When I was
younger, I often found myself at the foot of the cross. It was easier to come
and talk to You and not a day went by without me doing so. But today, things
are not the same and I find myself too absorbed with various preoccupations. I
have begun to define my days by appointments, meetings, and various other
occupancies, that have led me to forget my ultimate purpose in life. I have gotten
too occupied with my job, exams, and friends that I’ve forgotten to raise my
heart to you, even if it’s for a single minute. Prayer has becomes obsolete and
the amount of time spent reading the scripture continues to diminish. I was
once told that this world was not my home, nor my comfort, nor my shelter, but I
keep forgetting.
The flame that
used to burn in me with passion for Your word has dwindled as I roam
hopelessly. I thought I could do it all on my own and I took credit for way
more that I deserved. I considered myself infallible in all that I have done and have forgotten the countless number of times You’ve held my hands and helped me
cross the troubled waters. I’ve forgotten the countless times that I’ve fallen,
and You my Lord have picked me up. I’ve forgotten the nights spent in worries
and tears, as You comforted me with faithful promises. In my false sense of
strength, I was made weak.
At times it
feels as if I’m missing a piece of me, and that piece is your role in my life.

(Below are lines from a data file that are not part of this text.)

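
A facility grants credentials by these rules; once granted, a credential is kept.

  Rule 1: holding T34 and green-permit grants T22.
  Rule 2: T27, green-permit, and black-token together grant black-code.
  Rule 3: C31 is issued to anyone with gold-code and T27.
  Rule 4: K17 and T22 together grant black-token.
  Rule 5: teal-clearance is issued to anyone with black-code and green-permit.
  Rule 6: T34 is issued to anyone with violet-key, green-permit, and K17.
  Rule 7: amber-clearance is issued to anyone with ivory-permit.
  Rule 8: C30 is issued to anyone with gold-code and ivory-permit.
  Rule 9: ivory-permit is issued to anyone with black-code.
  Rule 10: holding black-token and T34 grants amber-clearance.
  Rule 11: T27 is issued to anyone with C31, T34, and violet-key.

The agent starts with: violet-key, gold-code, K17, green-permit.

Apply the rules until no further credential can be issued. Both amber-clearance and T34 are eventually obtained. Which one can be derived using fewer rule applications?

T34: Holding violet-key, green-permit, and K17 grants T34 (Rule 6). [1 rule application]
amber-clearance: Holding violet-key, green-permit, and K17 grants T34 (Rule 6). Holding T34 and green-permit grants T22 (Rule 1). Holding K17 and T22 grants black-token (Rule 4). Holding black-token and T34 grants amber-clearance (Rule 10). [4 rule applications]
T34 needs fewer.

T34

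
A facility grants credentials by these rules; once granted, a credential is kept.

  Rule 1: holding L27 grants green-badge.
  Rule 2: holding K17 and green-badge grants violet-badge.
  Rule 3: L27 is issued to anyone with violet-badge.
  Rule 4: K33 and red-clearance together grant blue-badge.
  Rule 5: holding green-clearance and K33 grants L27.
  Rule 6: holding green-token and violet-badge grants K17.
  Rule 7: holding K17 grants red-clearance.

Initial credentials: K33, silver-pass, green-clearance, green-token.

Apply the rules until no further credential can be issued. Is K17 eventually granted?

K17 would need green-token and violet-badge (Rule 6), but violet-badge is never granted.

No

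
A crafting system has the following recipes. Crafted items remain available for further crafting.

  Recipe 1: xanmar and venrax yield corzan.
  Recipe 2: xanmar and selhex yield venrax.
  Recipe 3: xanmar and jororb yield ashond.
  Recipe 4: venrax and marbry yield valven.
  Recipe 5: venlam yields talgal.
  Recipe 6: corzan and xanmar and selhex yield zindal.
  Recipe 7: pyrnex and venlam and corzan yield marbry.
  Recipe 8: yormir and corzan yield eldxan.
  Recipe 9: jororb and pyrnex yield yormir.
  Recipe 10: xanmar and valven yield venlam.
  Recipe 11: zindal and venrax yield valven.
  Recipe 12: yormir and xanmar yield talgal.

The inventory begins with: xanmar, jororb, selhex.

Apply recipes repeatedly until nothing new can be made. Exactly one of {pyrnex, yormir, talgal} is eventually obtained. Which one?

talgal

xanmar and selhex → venrax (Recipe 2).
Using Recipe 1, xanmar and venrax make corzan.
Using Recipe 6, corzan, xanmar, and selhex make zindal.
zindal and venrax → valven (Recipe 11).
Using Recipe 10, xanmar and valven make venlam.
Using Recipe 5, venlam makes talgal.
yormir would need jororb and pyrnex (Recipe 9), but pyrnex is never obtained. No rule produces pyrnex, and it is not given.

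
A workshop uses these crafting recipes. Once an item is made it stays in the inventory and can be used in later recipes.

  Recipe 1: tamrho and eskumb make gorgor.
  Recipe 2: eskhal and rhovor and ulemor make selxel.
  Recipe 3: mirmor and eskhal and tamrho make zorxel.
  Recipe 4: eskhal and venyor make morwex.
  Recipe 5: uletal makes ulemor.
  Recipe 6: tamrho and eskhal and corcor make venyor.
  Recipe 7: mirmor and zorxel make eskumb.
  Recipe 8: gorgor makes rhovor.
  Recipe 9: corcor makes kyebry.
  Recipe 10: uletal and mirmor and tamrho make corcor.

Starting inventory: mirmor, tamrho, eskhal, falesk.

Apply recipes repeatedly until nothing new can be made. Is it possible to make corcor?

corcor would need uletal, mirmor, and tamrho (Recipe 10), but uletal is never obtained.

No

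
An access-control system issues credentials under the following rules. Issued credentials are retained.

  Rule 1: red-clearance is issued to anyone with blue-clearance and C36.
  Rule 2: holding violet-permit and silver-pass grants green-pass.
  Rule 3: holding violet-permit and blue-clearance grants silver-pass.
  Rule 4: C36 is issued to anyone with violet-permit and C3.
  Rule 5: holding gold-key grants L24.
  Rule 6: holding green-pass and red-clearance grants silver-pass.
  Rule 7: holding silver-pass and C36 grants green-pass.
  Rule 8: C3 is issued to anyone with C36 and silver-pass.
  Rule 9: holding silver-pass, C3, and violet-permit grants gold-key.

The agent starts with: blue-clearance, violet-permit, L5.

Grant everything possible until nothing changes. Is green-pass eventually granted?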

When I find myself in troubled waters, I panic. But you’ve promised me much,
and I have given You little. You said “And not only that, but we also glory in tribulations, knowing
that tribulation produces perseverance; and
perseverance, character; and character, hope.”

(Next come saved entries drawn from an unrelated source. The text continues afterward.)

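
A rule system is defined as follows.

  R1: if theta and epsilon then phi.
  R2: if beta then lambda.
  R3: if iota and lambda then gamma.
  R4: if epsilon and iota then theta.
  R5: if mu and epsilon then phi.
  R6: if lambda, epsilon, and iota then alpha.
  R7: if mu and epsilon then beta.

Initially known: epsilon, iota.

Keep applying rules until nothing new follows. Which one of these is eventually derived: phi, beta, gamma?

From epsilon and iota, R4 gives theta.
From theta and epsilon, R1 gives phi.
gamma would need iota and lambda (R3), but lambda is never established. beta would need mu and epsilon (R7), but mu is never established.

phi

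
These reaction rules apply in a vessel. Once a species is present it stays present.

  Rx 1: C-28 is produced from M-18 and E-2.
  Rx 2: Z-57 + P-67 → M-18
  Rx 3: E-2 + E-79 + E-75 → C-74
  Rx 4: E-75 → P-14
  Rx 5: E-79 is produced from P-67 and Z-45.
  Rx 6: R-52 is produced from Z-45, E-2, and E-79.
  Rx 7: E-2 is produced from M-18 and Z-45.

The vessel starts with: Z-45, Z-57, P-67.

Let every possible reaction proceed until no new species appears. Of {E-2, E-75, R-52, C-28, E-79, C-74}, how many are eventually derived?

4

Z-57 and P-67 present → M-18 forms (Rx 2).
P-67 and Z-45 present → E-79 forms (Rx 5).
M-18 and Z-45 present → E-2 forms (Rx 7).
M-18 and E-2 present → C-28 forms (Rx 1).
Z-45, E-2, and E-79 present → R-52 forms (Rx 6).
E-2: reached.
No rule produces E-75, and it is not given.
R-52: reached.
C-28: reached.
E-79: reached.
C-74 would need E-2, E-79, and E-75 (Rx 3), but E-75 never forms.
Reached: E-2, R-52, C-28, and E-79 — 4 of the 6.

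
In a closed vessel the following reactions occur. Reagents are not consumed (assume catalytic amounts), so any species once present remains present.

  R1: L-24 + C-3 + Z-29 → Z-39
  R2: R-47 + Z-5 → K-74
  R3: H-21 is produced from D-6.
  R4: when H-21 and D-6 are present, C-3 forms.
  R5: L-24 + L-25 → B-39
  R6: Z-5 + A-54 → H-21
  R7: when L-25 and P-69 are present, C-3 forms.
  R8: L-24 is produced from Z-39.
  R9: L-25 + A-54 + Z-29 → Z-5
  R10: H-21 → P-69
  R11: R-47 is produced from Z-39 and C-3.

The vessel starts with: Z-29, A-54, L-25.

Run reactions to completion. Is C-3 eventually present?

L-25, A-54, and Z-29 present → Z-5 forms (R9).
Z-5 and A-54 present → H-21 forms (R6).
H-21 present → P-69 forms (R10).
L-25 and P-69 present → C-3 forms (R7).

Yes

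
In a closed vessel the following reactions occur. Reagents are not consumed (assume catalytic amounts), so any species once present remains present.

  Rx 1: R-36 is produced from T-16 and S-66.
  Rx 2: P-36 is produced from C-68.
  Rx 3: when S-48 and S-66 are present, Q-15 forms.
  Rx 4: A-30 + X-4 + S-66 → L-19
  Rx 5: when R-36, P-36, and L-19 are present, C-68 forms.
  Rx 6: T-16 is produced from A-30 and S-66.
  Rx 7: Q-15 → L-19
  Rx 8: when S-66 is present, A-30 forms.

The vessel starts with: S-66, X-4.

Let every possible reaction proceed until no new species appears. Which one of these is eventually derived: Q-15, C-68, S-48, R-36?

R-36

S-66 present → A-30 forms (Rx 8).
A-30 and S-66 present → T-16 forms (Rx 6).
T-16 and S-66 present → R-36 forms (Rx 1).
C-68 would need R-36, P-36, and L-19 (Rx 5), but P-36 never forms. Q-15 would need S-48 and S-66 (Rx 3), but S-48 never forms. No rule produces S-48, and it is not given.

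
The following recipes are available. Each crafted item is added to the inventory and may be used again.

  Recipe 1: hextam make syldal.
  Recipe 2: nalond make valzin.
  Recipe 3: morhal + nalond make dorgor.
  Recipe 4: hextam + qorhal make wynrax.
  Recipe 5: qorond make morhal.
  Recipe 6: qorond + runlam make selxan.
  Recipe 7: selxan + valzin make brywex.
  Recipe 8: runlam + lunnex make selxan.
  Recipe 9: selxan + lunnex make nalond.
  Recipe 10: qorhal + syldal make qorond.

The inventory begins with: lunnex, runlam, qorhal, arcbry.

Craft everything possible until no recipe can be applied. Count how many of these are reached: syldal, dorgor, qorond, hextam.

0

syldal would need hextam (Recipe 1), but hextam is never obtained.
dorgor would need morhal and nalond (Recipe 3), but morhal is never obtained.
qorond would need qorhal and syldal (Recipe 10), but syldal is never obtained.
No rule produces hextam, and it is not given.
None of the 4 are reached.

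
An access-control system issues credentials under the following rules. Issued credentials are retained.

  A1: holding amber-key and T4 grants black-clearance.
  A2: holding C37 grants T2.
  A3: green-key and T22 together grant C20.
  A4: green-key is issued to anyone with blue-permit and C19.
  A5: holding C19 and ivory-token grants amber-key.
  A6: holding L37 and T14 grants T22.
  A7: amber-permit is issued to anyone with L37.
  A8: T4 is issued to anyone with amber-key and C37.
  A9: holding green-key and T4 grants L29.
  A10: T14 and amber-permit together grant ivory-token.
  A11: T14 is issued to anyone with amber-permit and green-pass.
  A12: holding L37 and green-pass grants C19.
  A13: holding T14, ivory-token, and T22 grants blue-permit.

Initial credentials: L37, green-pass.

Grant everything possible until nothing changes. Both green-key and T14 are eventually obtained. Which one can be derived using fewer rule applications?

T14

T14: Holding L37 grants amber-permit (A7). Holding amber-permit and green-pass grants T14 (A11). [2 rule applications]
green-key: Holding L37 and green-pass grants C19 (A12). Holding L37 grants amber-permit (A7). Holding amber-permit and green-pass grants T14 (A11). Holding L37 and T14 grants T22 (A6). Holding T14 and amber-permit grants ivory-token (A10). Holding T14, ivory-token, and T22 grants blue-permit (A13). Holding blue-permit and C19 grants green-key (A4). [7 rule applications]
T14 needs fewer.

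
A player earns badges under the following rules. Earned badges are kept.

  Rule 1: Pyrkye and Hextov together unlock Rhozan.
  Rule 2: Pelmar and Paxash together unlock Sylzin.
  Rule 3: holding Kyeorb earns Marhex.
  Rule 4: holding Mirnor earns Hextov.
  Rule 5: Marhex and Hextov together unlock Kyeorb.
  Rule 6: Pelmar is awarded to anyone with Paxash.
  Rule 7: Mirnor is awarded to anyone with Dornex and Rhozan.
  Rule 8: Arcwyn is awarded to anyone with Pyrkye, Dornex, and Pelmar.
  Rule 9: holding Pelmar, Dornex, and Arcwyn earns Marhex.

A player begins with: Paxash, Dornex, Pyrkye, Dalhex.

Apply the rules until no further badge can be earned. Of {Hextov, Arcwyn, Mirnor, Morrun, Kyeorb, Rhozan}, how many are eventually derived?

1

With Paxash, Pelmar is earned (Rule 6).
With Pyrkye, Dornex, and Pelmar, Arcwyn is earned (Rule 8).
Hextov would need Mirnor (Rule 4), but Mirnor is never earned.
Arcwyn: reached.
Mirnor would need Dornex and Rhozan (Rule 7), but Rhozan is never earned.
No rule produces Morrun, and it is not given.
Kyeorb would need Marhex and Hextov (Rule 5), but Hextov is never earned.
Rhozan would need Pyrkye and Hextov (Rule 1), but Hextov is never earned.
Reached: Arcwyn — 1 of the 6.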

(Romans 5:3-4) So, I’ll sit at the foot of the cross asking you to grant me
perseverance. Allow me to be steadfast in my faith, and during times of
tribulations. Allow my character to reflect Your grace, Your image, Your
likeness and Your love. Finally, give me the hope that no matter how many times
I will fall, you will always lift me up.
And so, I come to you like I did when I was much younger, kneeling at the foot of the cross and asking for Your grace. You’ve said to me My grace is sufficient for you, for My strength is made perfect in weakness.” (2 Cor 12:9) Truth is, I can’t do it all on my own and without your blessing. Humble me and allow me to be weak so that in You, I may find strength.